Do I want hysteresis?

Handy to have, it stops oscillation on slow edges.

Is there some drawback to including hysteresis in the circuit?

No.

The diode would increase the current when the line is idle, correct?

This is an application that hangs multiple receivers on a single RS-232 line (Lionel Trains TMCC devices), so it may be desirable to keep the load lower. But there isn't any specification for the transmit line I can rely on.

This is an application that hangs multiple receivers on a single RS-232 line (Lionel Trains TMCC devices), so it may be desirable to keep the load lower.

True, but there is no reason to use RS-232 for multiple devices, in violation of the RS-232 specifications.

RS-485 is intended for multiple devices.

Grumpy_Mike:
I would say it is right because the 3K3 series resistor limits the current and hence the heating. I am a great believer in data sheets. However a diode can't do any harm and is less then a penny.

Show me a datasheet where they specify the safe reverse breakdown current of a LED.
I have an old night light where there was AC on the LED through a CL resistor.
The LED failed (dim) every time after a year or so.
Since I have added a diode (and a new LED), the light is still working after ~5years (24/7).
I would say add that diode.
Leo..

I don't know about "safe reverse breakdown current", but reverse voltage is often specified, as 5V in here:
https://www.superbrightleds.com/moreinfo/through-hole/5mm-red-led-30-degree-viewing-angle-8000-mcd/281/1208/#/tab/Specifications

jremington:
True, but there is no reason to use RS-232 for multiple devices, in violation of the RS-232 specifications.

RS-485 is intended for multiple devices.

Alas, the Lionel engineers did not share your views.... :relaxed:

The additional current draw probably won't be a problem, but I'm still interested in learning about whether the protection is needed.

Show me a datasheet where they specify the safe reverse breakdown current of a LED.

On the note in the diagram that was posted. If it says it is safe then it is. The data sheet is almost like a legal contract, what is in it is what the manafacturer promises to deliver. If that note says it is true then it is. Simple as.

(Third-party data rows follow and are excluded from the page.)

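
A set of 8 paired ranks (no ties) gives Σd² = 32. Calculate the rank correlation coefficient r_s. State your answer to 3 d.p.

ρ = 1 − 6Σd² / [n(n²−1)] = 1 − 6×32 / (8×63)
  = 1 − 192/504 = 1 − 0.3810 ≈ 0.619

0.619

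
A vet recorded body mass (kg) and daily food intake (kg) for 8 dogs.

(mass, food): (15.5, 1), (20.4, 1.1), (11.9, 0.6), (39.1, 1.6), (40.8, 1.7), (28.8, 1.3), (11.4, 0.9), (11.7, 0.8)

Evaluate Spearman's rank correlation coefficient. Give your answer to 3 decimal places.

Rank mass: 4, 5, 3, 7, 8, 6, 1, 2
Rank food: 4, 5, 1, 7, 8, 6, 3, 2
d = rank(mass) − rank(food): 0, 0, 2, 0, 0, 0, -2, 0; Σd² = 8
ρ = 1 − 6Σd² / [n(n²−1)] = 1 − 6×8 / (8×63) = 1 − 48/504 ≈ 0.905

0.905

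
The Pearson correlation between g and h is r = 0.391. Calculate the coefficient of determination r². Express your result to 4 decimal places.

r² = (0.391)² = 0.1529

0.1529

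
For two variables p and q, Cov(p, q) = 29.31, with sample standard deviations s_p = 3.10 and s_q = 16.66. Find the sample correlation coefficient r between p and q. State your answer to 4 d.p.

0.5675

r = Cov(p,q) / (s_p · s_q) = 29.31 / (3.10 × 16.66)
  = 29.31 / 51.6460 ≈ 0.5675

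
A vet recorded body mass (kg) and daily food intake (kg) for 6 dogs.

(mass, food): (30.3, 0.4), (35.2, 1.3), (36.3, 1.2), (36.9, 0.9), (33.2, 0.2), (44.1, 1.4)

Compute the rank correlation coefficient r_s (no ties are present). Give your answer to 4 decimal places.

Rank mass: 1, 3, 4, 5, 2, 6
Rank food: 2, 5, 4, 3, 1, 6
d = rank(mass) − rank(food): -1, -2, 0, 2, 1, 0; Σd² = 10
ρ = 1 − 6Σd² / [n(n²−1)] = 1 − 6×10 / (6×35) = 1 − 60/210 ≈ 0.7143

0.7143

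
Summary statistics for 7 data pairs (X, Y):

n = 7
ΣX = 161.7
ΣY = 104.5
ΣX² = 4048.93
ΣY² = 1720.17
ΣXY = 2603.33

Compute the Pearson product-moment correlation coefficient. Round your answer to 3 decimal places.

0.845

r = (nΣXY − ΣXΣY) / √[(nΣX² − (ΣX)²)(nΣY² − (ΣY)²)]
Numerator: 7×2603.33 − 161.7×104.5 = 1325.66
Denominator: √[(28342.51 − 26146.89)(12041.19 − 10920.25)] = √[2195.62 × 1120.94] = 1568.8079
r = 1325.66 / 1568.8079 ≈ 0.845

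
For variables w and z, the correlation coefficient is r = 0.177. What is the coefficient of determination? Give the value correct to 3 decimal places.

r² = (0.177)² = 0.031

0.031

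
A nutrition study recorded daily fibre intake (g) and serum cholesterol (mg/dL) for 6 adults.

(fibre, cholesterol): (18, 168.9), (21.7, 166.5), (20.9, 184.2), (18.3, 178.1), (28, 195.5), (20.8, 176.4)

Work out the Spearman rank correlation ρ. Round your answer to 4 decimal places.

Rank fibre: 1, 5, 4, 2, 6, 3
Rank cholesterol: 2, 1, 5, 4, 6, 3
d = rank(fibre) − rank(cholesterol): -1, 4, -1, -2, 0, 0; Σd² = 22
ρ = 1 − 6Σd² / [n(n²−1)] = 1 − 6×22 / (6×35) = 1 − 132/210 ≈ 0.3714

0.3714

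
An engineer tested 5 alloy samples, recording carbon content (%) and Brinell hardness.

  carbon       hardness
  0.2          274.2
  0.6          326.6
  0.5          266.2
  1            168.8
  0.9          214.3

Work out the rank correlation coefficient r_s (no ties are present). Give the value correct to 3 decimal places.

Rank carbon: 1, 3, 2, 5, 4
Rank hardness: 4, 5, 3, 1, 2
d = rank(carbon) − rank(hardness): -3, -2, -1, 4, 2; Σd² = 34
ρ = 1 − 6Σd² / [n(n²−1)] = 1 − 6×34 / (5×24) = 1 − 204/120 ≈ -0.700

-0.700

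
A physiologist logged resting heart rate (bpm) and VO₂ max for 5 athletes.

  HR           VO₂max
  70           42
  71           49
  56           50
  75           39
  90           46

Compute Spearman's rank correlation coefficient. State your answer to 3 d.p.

Rank HR: 2, 3, 1, 4, 5
Rank VO₂max: 2, 4, 5, 1, 3
d = rank(HR) − rank(VO₂max): 0, -1, -4, 3, 2; Σd² = 30
ρ = 1 − 6Σd² / [n(n²−1)] = 1 − 6×30 / (5×24) = 1 − 180/120 ≈ -0.500

-0.500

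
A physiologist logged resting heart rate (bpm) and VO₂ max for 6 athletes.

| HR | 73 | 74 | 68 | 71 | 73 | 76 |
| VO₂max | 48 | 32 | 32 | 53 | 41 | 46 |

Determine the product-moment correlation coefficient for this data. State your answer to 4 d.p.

0.2533

n = 6, Σx = 435, Σy = 252, Σx² = 31575, Σy² = 10958, Σxy = 18300
nΣxy − ΣxΣy = 109800 − 109620 = 180
nΣx² − (Σx)² = 189450 − 189225 = 225; nΣy² − (Σy)² = 65748 − 63504 = 2244
r = 180 / √(225 × 2244) = 180 / 710.5632 ≈ 0.2533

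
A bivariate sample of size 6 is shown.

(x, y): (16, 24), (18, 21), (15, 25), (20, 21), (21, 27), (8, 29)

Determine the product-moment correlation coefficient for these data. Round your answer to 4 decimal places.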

Sure you can add the diode and it will do no harm, might even do some good, but you don't need it.

Perfectly acceptable to have multiple RS-232 receivers and ONE transmit on a line. The TX will hold the line low unless transmitting. RX don't care. They don't have any way to activate the line.

The problems occur as soon as you try to put more than one transmitter on a line. Hard to switch the line to + when the other guys are holding it -.